Aging and Altitude
Charles S. Houston, M.D.
IF YOU’RE INTO MOUNTAINS AND MOUNTAIN SPORTS, some day you will wonder how much longer you can ski, climb and trek on the mountains you love. Some exceptional men and women do strenuous sports well into their seventies, but what about altitude? The oxygen available in air decreases as you go higher; how will this affect you as you grow older?
A continuous supply of oxygen is essential to our lives; we neither store nor make it in our bodies. An elegant set of functions maintains the constancy of this supply. We breathe to move air in and out. Oxygen diffuses from the lungs into the blood. The heart pumps blood throughout the body, carrying oxygen loosely bound to red blood cells. Every living cell receives a supply from small tissue capillaries. Waste carbon dioxide moves in the opposite direction. It’s a beautifully tuned transport system, designed to keep us functioning well despite a wide range of circumstances.
But as we age, most of our functions deteriorate, and few improve. Each part of the oxygen transport system is affected. We don’t breathe quite as well, our lungs are a bit stiffer and oxygen doesn’t pass as readily from air to blood. Our heart can’t beat as fast, or as hard, and often its muscle doesn’t receive enough blood due to narrowed arteries. The cells may also go hungry because small blood vessels are clogged with arteriosclerosis. Muscles wither and weaken. The brain may not get all the oxygen needed for complex decisions and judgment suffers, along with memory and reflexes. Of course, some people age early, and some age late, but for all of us there comes a time when we simply cannot do everything we wish.
There’s some good news for mountain lovers. Two recent studies suggest that older men and women tolerate moderate altitude at least as well, and perhaps even better than the young. Old folks don’t seem to develop the symptoms of acute mountain sickness (AMS) as often or as severely, and they manage to hike and ski quite well—at least up to 9000 feet which is where many popular mountain resorts are located. This was suspected from a large study at six resorts, which showed that with every decade of aging, the incidence of AMS was slightly less.
More recent studies were done on some of the 1600 veterans of the Tenth Mountain Division who met for a reunion at 8500 feet in Colorado. Of those studied, half had some heart or lung problem, either arteriosclerosis with or without a heart attack or bypass, or high blood pressure, or bronchitis, or emphysema. Yet, none showed bad effects due to the altitude, in either lung function or electrocardiogram which measures activity of the heart. In all of them, blood pressure did rise at first and then decreased toward normal, but neither those with high nor those with normal blood pressure at home had any ill effects. Half of the group were quite athletic, though their average age was 70. Only 16% had symptoms of mountain sickness, and these were only mild. This confirmed the limited data indicating that older people were less vulnerable than the young.
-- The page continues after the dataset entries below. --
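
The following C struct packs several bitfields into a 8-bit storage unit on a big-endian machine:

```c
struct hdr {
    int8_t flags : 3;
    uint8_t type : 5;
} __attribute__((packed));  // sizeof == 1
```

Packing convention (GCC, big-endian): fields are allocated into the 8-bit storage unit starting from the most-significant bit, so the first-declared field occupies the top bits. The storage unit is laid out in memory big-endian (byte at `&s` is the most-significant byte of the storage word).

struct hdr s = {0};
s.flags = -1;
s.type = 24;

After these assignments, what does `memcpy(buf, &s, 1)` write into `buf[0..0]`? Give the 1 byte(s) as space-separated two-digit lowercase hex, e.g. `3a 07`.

f8

flags:3 = -1 → 0x7 << 5 → word 0xe0
type:5 = 24 → 0x18 << 0 → word 0xf8
word = 0xf8 → big-endian bytes:
  [0]=0xf8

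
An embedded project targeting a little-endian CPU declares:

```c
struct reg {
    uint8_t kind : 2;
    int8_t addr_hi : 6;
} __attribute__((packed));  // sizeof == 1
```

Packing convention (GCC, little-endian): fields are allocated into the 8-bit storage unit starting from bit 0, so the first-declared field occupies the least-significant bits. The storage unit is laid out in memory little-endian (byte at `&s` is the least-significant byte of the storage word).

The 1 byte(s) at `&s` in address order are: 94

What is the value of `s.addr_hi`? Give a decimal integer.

-27

[0]=0x94 (little-endian) → word 0x94
kind [0+:2] = (word>>0) & 0x3 = 0
addr_hi [2+:6] = (word>>2) & 0x3f = 37  ←
addr_hi signed 6b, MSB=1: 37 - 64 = -27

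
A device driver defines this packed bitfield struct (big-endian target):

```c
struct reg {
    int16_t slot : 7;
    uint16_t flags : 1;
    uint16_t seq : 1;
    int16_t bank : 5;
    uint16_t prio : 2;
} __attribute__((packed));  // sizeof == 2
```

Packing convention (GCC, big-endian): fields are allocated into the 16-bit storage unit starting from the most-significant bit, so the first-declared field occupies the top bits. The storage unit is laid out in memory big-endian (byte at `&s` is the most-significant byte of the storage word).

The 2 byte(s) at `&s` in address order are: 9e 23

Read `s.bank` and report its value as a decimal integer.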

For those interested in medical topics, here’s a brief summary of the studies we did on these men and women in Vail. Two months before the gathering, we wrote to the first 900 who had registered, asking them to complete a detailed questionnaire about their health, past medical problems, experience, habits and the like. We then invited 600 respondents to be subjects in our study, and randomly selected 250 from the 450 who agreed. After arrival at Vail, each completed a questionnaire every day, asking about signs and symptoms suggestive of acute mountain sickness. Each was then examined at the same time every day at the same station by the same people.
Group One: Each day, 100 of them handed in their questionnaires, lay down on a bed at their assigned station, and in the next twenty minutes had pulse, blood pressure and blood oxygen measured while supine and after standing. A 12-lead electrocardiogram and pulmonary function were then done. Group Two: Each day the other 150 men and women handed in their questionnaires and had their pulse rate, blood pressure and oxygen saturation of blood measured, all under the same conditions.
All of the data were later entered in a large software program for statistical analysis. This enables us to look at possible correlations between some or many items on the questionnaires and the measurements we made. A great number of correlations can be examined. It is the first study of such size.
The bottom line? These older people, aged 65 to 83, even those with underlying medical problems, tolerated this moderate altitude better than expected.
Encouraging though this may be for us older folk, it doesn’t mean that we can go wherever we wish. Age inexorably weakens all parts of the oxygen transport system, so even the fittest, most experienced elderly mountaineers probably shouldn’t go higher than 18,000 to 20,000 feet—though there are some dramatic exceptions. We know that about 25% of people of all ages who visit higher mountain resorts will have symptoms, and some may be very ill indeed. And we know that anyone of any age can be badly affected by going to even moderate altitude too fast, ignoring the warning signs of altitude illness.
What these few studies do tell is that age alone should not discourage a person from skiing or climbing at a moderate pace at moderate altitude. They show that having had a heart attack or a lung problem does not necessarily mean a person cannot go to altitude. Such people need evaluation by a doctor who is thoroughly familiar with the effects—good and bad—of altitude, and who believes, as a prominent doctor mountaineer recently wrote: “Going into the mountains to trek or to cross-country ski is a safe undertaking for those who believe they are able to do so.”